I took the easy route, knowing there was a low probability of success. I ordered a T9 LED light what would be an almost drop in replacement for the tube and "electronic ballast" (aka switch mode power supply) in my now-disassembled bench lamp. It arrived tonight and, indeed, it would be an easy replacement. It even came with clips to hold the light in the fixture.
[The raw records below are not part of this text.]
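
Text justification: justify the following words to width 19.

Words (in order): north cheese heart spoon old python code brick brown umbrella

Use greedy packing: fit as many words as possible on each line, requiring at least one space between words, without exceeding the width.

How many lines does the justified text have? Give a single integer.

Answer: 4

Derivation:
Line 1: ['north', 'cheese', 'heart'] (min_width=18, slack=1)
Line 2: ['spoon', 'old', 'python'] (min_width=16, slack=3)
Line 3: ['code', 'brick', 'brown'] (min_width=16, slack=3)
Line 4: ['umbrella'] (min_width=8, slack=11)
Total lines: 4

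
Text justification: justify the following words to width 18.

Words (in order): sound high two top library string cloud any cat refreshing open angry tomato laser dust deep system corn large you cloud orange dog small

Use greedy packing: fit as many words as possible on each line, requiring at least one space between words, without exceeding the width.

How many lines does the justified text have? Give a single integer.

Answer: 9

Derivation:
Line 1: ['sound', 'high', 'two', 'top'] (min_width=18, slack=0)
Line 2: ['library', 'string'] (min_width=14, slack=4)
Line 3: ['cloud', 'any', 'cat'] (min_width=13, slack=5)
Line 4: ['refreshing', 'open'] (min_width=15, slack=3)
Line 5: ['angry', 'tomato', 'laser'] (min_width=18, slack=0)
Line 6: ['dust', 'deep', 'system'] (min_width=16, slack=2)
Line 7: ['corn', 'large', 'you'] (min_width=14, slack=4)
Line 8: ['cloud', 'orange', 'dog'] (min_width=16, slack=2)
Line 9: ['small'] (min_width=5, slack=13)
Total lines: 9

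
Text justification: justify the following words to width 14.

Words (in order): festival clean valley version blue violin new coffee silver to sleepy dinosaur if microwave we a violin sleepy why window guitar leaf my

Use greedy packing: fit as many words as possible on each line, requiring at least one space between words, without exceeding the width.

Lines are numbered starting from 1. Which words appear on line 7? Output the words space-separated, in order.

Answer: dinosaur if

Derivation:
Line 1: ['festival', 'clean'] (min_width=14, slack=0)
Line 2: ['valley', 'version'] (min_width=14, slack=0)
Line 3: ['blue', 'violin'] (min_width=11, slack=3)
Line 4: ['new', 'coffee'] (min_width=10, slack=4)
Line 5: ['silver', 'to'] (min_width=9, slack=5)
Line 6: ['sleepy'] (min_width=6, slack=8)
Line 7: ['dinosaur', 'if'] (min_width=11, slack=3)
Line 8: ['microwave', 'we', 'a'] (min_width=14, slack=0)
Line 9: ['violin', 'sleepy'] (min_width=13, slack=1)
Line 10: ['why', 'window'] (min_width=10, slack=4)
Line 11: ['guitar', 'leaf', 'my'] (min_width=14, slack=0)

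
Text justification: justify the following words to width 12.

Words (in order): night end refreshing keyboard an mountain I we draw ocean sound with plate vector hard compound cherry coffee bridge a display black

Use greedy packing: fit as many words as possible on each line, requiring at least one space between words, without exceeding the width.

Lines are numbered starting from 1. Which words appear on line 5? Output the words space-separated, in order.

Answer: we draw

Derivation:
Line 1: ['night', 'end'] (min_width=9, slack=3)
Line 2: ['refreshing'] (min_width=10, slack=2)
Line 3: ['keyboard', 'an'] (min_width=11, slack=1)
Line 4: ['mountain', 'I'] (min_width=10, slack=2)
Line 5: ['we', 'draw'] (min_width=7, slack=5)
Line 6: ['ocean', 'sound'] (min_width=11, slack=1)
Line 7: ['with', 'plate'] (min_width=10, slack=2)
Line 8: ['vector', 'hard'] (min_width=11, slack=1)
Line 9: ['compound'] (min_width=8, slack=4)
Line 10: ['cherry'] (min_width=6, slack=6)
Line 11: ['coffee'] (min_width=6, slack=6)
Line 12: ['bridge', 'a'] (min_width=8, slack=4)
Line 13: ['display'] (min_width=7, slack=5)
Line 14: ['black'] (min_width=5, slack=7)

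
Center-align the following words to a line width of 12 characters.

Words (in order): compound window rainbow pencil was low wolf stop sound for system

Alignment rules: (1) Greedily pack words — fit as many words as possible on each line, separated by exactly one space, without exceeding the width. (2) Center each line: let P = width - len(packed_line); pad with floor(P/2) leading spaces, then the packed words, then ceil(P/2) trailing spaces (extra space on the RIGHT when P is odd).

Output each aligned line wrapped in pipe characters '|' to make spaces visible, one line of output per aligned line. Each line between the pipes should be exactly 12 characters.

Line 1: ['compound'] (min_width=8, slack=4)
Line 2: ['window'] (min_width=6, slack=6)
Line 3: ['rainbow'] (min_width=7, slack=5)
Line 4: ['pencil', 'was'] (min_width=10, slack=2)
Line 5: ['low', 'wolf'] (min_width=8, slack=4)
Line 6: ['stop', 'sound'] (min_width=10, slack=2)
Line 7: ['for', 'system'] (min_width=10, slack=2)

Answer: |  compound  |
|   window   |
|  rainbow   |
| pencil was |
|  low wolf  |
| stop sound |
| for system |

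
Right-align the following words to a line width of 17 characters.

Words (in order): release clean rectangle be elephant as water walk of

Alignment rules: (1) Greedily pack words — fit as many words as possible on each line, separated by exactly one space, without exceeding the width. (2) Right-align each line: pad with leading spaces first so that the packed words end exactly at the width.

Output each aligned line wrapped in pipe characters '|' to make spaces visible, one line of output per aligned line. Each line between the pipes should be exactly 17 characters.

Answer: |    release clean|
|     rectangle be|
|elephant as water|
|          walk of|

Derivation:
Line 1: ['release', 'clean'] (min_width=13, slack=4)
Line 2: ['rectangle', 'be'] (min_width=12, slack=5)
Line 3: ['elephant', 'as', 'water'] (min_width=17, slack=0)
Line 4: ['walk', 'of'] (min_width=7, slack=10)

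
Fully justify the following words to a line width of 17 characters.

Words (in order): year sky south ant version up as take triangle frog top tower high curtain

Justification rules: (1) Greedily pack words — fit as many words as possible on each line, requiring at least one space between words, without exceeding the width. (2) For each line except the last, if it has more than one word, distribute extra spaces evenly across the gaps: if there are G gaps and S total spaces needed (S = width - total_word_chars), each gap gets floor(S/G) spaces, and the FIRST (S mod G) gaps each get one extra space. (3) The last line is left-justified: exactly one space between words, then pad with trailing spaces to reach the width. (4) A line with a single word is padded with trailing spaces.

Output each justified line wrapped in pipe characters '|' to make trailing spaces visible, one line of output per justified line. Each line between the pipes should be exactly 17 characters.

Line 1: ['year', 'sky', 'south'] (min_width=14, slack=3)
Line 2: ['ant', 'version', 'up', 'as'] (min_width=17, slack=0)
Line 3: ['take', 'triangle'] (min_width=13, slack=4)
Line 4: ['frog', 'top', 'tower'] (min_width=14, slack=3)
Line 5: ['high', 'curtain'] (min_width=12, slack=5)

Answer: |year   sky  south|
|ant version up as|
|take     triangle|
|frog   top  tower|
|high curtain     |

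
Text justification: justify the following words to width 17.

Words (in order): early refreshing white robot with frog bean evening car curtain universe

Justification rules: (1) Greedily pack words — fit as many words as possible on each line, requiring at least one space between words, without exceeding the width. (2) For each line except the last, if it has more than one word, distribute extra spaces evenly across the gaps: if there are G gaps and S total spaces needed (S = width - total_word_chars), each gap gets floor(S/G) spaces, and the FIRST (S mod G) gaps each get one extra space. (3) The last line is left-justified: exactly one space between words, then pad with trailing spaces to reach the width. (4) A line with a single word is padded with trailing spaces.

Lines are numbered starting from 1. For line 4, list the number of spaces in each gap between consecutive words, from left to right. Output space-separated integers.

Line 1: ['early', 'refreshing'] (min_width=16, slack=1)
Line 2: ['white', 'robot', 'with'] (min_width=16, slack=1)
Line 3: ['frog', 'bean', 'evening'] (min_width=17, slack=0)
Line 4: ['car', 'curtain'] (min_width=11, slack=6)
Line 5: ['universe'] (min_width=8, slack=9)

Answer: 7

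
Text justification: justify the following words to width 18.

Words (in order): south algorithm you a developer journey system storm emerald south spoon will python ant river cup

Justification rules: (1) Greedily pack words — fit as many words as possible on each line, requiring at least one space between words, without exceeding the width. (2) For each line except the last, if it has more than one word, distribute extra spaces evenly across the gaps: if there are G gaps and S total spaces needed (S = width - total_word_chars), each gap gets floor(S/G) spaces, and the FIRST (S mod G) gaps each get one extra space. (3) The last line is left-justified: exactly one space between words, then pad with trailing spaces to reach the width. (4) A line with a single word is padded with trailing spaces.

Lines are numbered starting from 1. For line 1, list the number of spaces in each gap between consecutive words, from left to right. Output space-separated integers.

Line 1: ['south', 'algorithm'] (min_width=15, slack=3)
Line 2: ['you', 'a', 'developer'] (min_width=15, slack=3)
Line 3: ['journey', 'system'] (min_width=14, slack=4)
Line 4: ['storm', 'emerald'] (min_width=13, slack=5)
Line 5: ['south', 'spoon', 'will'] (min_width=16, slack=2)
Line 6: ['python', 'ant', 'river'] (min_width=16, slack=2)
Line 7: ['cup'] (min_width=3, slack=15)

Answer: 4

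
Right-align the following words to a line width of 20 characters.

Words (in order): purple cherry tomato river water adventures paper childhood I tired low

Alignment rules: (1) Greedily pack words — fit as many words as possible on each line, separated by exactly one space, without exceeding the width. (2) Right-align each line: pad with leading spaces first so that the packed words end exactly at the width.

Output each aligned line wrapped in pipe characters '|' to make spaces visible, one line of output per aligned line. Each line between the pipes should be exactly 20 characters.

Line 1: ['purple', 'cherry', 'tomato'] (min_width=20, slack=0)
Line 2: ['river', 'water'] (min_width=11, slack=9)
Line 3: ['adventures', 'paper'] (min_width=16, slack=4)
Line 4: ['childhood', 'I', 'tired'] (min_width=17, slack=3)
Line 5: ['low'] (min_width=3, slack=17)

Answer: |purple cherry tomato|
|         river water|
|    adventures paper|
|   childhood I tired|
|                 low|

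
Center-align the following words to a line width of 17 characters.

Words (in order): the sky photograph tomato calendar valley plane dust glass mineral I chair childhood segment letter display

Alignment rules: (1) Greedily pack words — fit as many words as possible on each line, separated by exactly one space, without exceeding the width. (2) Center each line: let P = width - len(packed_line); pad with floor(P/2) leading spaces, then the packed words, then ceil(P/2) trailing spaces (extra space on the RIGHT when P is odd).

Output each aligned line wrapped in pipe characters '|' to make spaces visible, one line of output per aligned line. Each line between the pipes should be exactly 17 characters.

Line 1: ['the', 'sky'] (min_width=7, slack=10)
Line 2: ['photograph', 'tomato'] (min_width=17, slack=0)
Line 3: ['calendar', 'valley'] (min_width=15, slack=2)
Line 4: ['plane', 'dust', 'glass'] (min_width=16, slack=1)
Line 5: ['mineral', 'I', 'chair'] (min_width=15, slack=2)
Line 6: ['childhood', 'segment'] (min_width=17, slack=0)
Line 7: ['letter', 'display'] (min_width=14, slack=3)

Answer: |     the sky     |
|photograph tomato|
| calendar valley |
|plane dust glass |
| mineral I chair |
|childhood segment|
| letter display  |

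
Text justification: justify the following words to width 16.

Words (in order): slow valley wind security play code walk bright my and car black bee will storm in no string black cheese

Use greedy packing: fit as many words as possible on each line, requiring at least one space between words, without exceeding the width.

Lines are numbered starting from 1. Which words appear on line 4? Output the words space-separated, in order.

Answer: my and car black

Derivation:
Line 1: ['slow', 'valley', 'wind'] (min_width=16, slack=0)
Line 2: ['security', 'play'] (min_width=13, slack=3)
Line 3: ['code', 'walk', 'bright'] (min_width=16, slack=0)
Line 4: ['my', 'and', 'car', 'black'] (min_width=16, slack=0)
Line 5: ['bee', 'will', 'storm'] (min_width=14, slack=2)
Line 6: ['in', 'no', 'string'] (min_width=12, slack=4)
Line 7: ['black', 'cheese'] (min_width=12, slack=4)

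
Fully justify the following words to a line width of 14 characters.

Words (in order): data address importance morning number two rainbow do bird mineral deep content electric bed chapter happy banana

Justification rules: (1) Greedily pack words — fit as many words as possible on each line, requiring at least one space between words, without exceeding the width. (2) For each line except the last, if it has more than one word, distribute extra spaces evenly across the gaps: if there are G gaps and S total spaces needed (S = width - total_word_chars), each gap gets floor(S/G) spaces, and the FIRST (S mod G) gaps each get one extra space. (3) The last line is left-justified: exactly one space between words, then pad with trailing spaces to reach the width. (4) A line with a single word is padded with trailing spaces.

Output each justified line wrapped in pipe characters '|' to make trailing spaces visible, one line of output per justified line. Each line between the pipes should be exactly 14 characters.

Line 1: ['data', 'address'] (min_width=12, slack=2)
Line 2: ['importance'] (min_width=10, slack=4)
Line 3: ['morning', 'number'] (min_width=14, slack=0)
Line 4: ['two', 'rainbow', 'do'] (min_width=14, slack=0)
Line 5: ['bird', 'mineral'] (min_width=12, slack=2)
Line 6: ['deep', 'content'] (min_width=12, slack=2)
Line 7: ['electric', 'bed'] (min_width=12, slack=2)
Line 8: ['chapter', 'happy'] (min_width=13, slack=1)
Line 9: ['banana'] (min_width=6, slack=8)

Answer: |data   address|
|importance    |
|morning number|
|two rainbow do|
|bird   mineral|
|deep   content|
|electric   bed|
|chapter  happy|
|banana        |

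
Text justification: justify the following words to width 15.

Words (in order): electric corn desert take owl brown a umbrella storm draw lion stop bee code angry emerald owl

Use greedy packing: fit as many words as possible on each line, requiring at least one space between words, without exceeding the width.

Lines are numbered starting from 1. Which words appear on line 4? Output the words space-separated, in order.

Answer: umbrella storm

Derivation:
Line 1: ['electric', 'corn'] (min_width=13, slack=2)
Line 2: ['desert', 'take', 'owl'] (min_width=15, slack=0)
Line 3: ['brown', 'a'] (min_width=7, slack=8)
Line 4: ['umbrella', 'storm'] (min_width=14, slack=1)
Line 5: ['draw', 'lion', 'stop'] (min_width=14, slack=1)
Line 6: ['bee', 'code', 'angry'] (min_width=14, slack=1)
Line 7: ['emerald', 'owl'] (min_width=11, slack=4)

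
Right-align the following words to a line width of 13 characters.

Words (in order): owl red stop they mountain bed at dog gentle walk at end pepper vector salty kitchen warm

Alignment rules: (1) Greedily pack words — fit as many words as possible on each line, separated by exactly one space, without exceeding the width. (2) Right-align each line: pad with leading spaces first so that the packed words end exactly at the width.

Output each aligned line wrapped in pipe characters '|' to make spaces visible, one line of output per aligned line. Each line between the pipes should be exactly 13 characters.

Answer: | owl red stop|
|they mountain|
|   bed at dog|
|  gentle walk|
|at end pepper|
| vector salty|
| kitchen warm|

Derivation:
Line 1: ['owl', 'red', 'stop'] (min_width=12, slack=1)
Line 2: ['they', 'mountain'] (min_width=13, slack=0)
Line 3: ['bed', 'at', 'dog'] (min_width=10, slack=3)
Line 4: ['gentle', 'walk'] (min_width=11, slack=2)
Line 5: ['at', 'end', 'pepper'] (min_width=13, slack=0)
Line 6: ['vector', 'salty'] (min_width=12, slack=1)
Line 7: ['kitchen', 'warm'] (min_width=12, slack=1)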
This is what I was talking about before. No matter WHAT LED light source you use, you WILL have to build your own nice, quiet, resistor-ballast linear power supply for it. There pretty much is NO SUCH THING as a "quiet" LED power supply; the entire industry, and all the specialty silicon that has evolved around it, is based on modular CC buck converters using PWM regulation. Don't send it back; gut it and do the job you know you need to do anyways.
mnem
"Don't turn it on; take it apart!"
* worsthorse hangs his head in shame
I know, I know. I was being hopeful and lazy (note the statement in my original post,
I took the easy route, knowing there was a low probability of success). If it worked, problem solved, and on to something more interesting. Plus
amazon returns. The light I bought is glued together; getting to the supply will destroy the case, which is the reason I decided to try it. So now to order something with a supply I can easily remove or to build something from scratch.
edit: that said, the sheer
level of RF noise this particular LED supply put out was quite impressive. i've seen noisy LED supplies but nothing quite like this. it was worth trying it out just to see how bad it could get.